Whether your job keeps you indoors or out, winter brings the challenge of staying healthy. Along with the cold, winter brings respiratory diseases ranging from the common cold to pneumonia.
Working indoors exposes people to viruses and bacteria that cause illness. Spending so much time inside exposes us to germs. People are in close proximity, allowing the transfer of the infectious agents via a cough or sneeze. Also, touching surfaces like doorknobs or elevator buttons spreads bacteria or viruses. But being outdoors all day also carries its risks. Breathing cold, dry air all day may weaken your resistance. Regardless of which work environment you experience, the risk of illness increases.
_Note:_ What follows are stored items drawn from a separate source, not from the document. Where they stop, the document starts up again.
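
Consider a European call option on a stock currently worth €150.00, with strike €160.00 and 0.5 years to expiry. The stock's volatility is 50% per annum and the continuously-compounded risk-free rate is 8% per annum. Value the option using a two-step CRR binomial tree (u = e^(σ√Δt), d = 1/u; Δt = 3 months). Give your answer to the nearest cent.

€19.15

CRR parameters: u = e^(σ√Δt) = e^(0.5·√0.25) = 1.2840, d = 1/u = 0.7788
Per-period rate: rΔt = 0.08·0.25 = 0.02, so R = e^0.02 = 1.0202
Risk-neutral probability p = (e^0.02 − 0.7788)/(1.2840 − 0.7788) = 0.2414/0.5052 = 0.4778
Terminal stock prices: S_uu = 247.3, S_ud = 150, S_dd = 90.98
Terminal payoffs (S − K): max(87.31, 0) = 87.31, max(-10, 0) = 0, max(-69.02, 0) = 0
Node u (S = 192.6): V_u = e^(−0.02)·[0.4778·87.3082 + 0.5222·0.0000] = 40.8905
Node d (S = 116.8): V_d = e^(−0.02)·[0.4778·0.0000 + 0.5222·0.0000] = 0.0000
Node 0 (S = 150): V_0 = e^(−0.02)·[0.4778·40.8905 + 0.5222·0.0000] = 19.1510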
The common cold, flu, bronchitis, pneumonia, and COVID are all contagious. Viruses (which do not respond to antibiotics) cause some, and bacteria (which do respond to antibiotics) cause others. So when should you be worried? Understanding the different symptoms will help you decide whether to stay home and when to seek medical help.
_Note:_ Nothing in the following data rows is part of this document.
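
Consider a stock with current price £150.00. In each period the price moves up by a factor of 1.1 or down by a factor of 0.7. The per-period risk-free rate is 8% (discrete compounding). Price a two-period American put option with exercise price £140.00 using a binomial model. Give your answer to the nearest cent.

Risk-neutral probability p = (1 + 0.08 − 0.7)/(1.1 − 0.7) = 0.3800/0.4000 = 0.9500
Terminal stock prices: S_uu = 181.5, S_ud = 115.5, S_dd = 73.5
Terminal payoffs (K − S): max(-41.5, 0) = 0, max(24.5, 0) = 24.5, max(66.5, 0) = 66.5
Node u (S = 165): continuation = 1/1.08·[0.9500·0.0000 + 0.0500·24.5000] = 1.1343; exercise value = 0.0000 ≤ continuation, so V_u = 1.1343
Node d (S = 105): continuation = 1/1.08·[0.9500·24.5000 + 0.0500·66.5000] = 24.6296; exercise value = 35.0000 > continuation, so V_d = 35.0000 (exercise)
Node 0 (S = 150): continuation = 1/1.08·[0.9500·1.1343 + 0.0500·35.0000] = 2.6181; exercise value = 0.0000 ≤ continuation, so V_0 = 2.6181

£2.62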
The common cold is a virus that affects your nose and throat. Medicine cannot cure it. You may be contagious for about a week, so if you feel well enough to go to work, wash your hands often. A mask will help contain any virus you may spread by coughing or sneezing.
The flu is also a virus and causes exhaustion, fever, and body aches. Getting a flu shot will help prevent infection, but the success rate is not 100%. While a flu shot prompts your body to produce antibodies, it takes a few weeks to build immunity. October is the best time to get vaccinated. People often believe the flu is a worse version of the common cold, but it can be quite serious, causing between 12,000 and 52,000 deaths yearly.
Bronchitis develops from a cold or the flu, so the flu shot may also help prevent bronchitis. Since bronchitis inflames the bronchi in your lungs, smokers or people who suffer from allergies may be more susceptible. The main symptom of bronchitis is an unending cough. Your Dr. may prescribe antibiotics for this if it develops into pneumonia.
Pneumonia causes tiny sacs in your lungs to fill with mucus and fluid. Again, smokers are at a higher risk. Viral pneumonia will be treated with rest and fluids. Bacterial pneumonia will receive a round of antibiotics. Both are contagious.
Finally, COVID is still a risk. While life has returned to normal for many people in the US, COVID has not gone away, and people still die from it. Booster shots are available to counteract the latest variant.
How can you best protect yourself? Take advantage of any vaccines. Stay rested and wash your hands often. And though we’re all mightily sick of them, wearing a mask provides protection.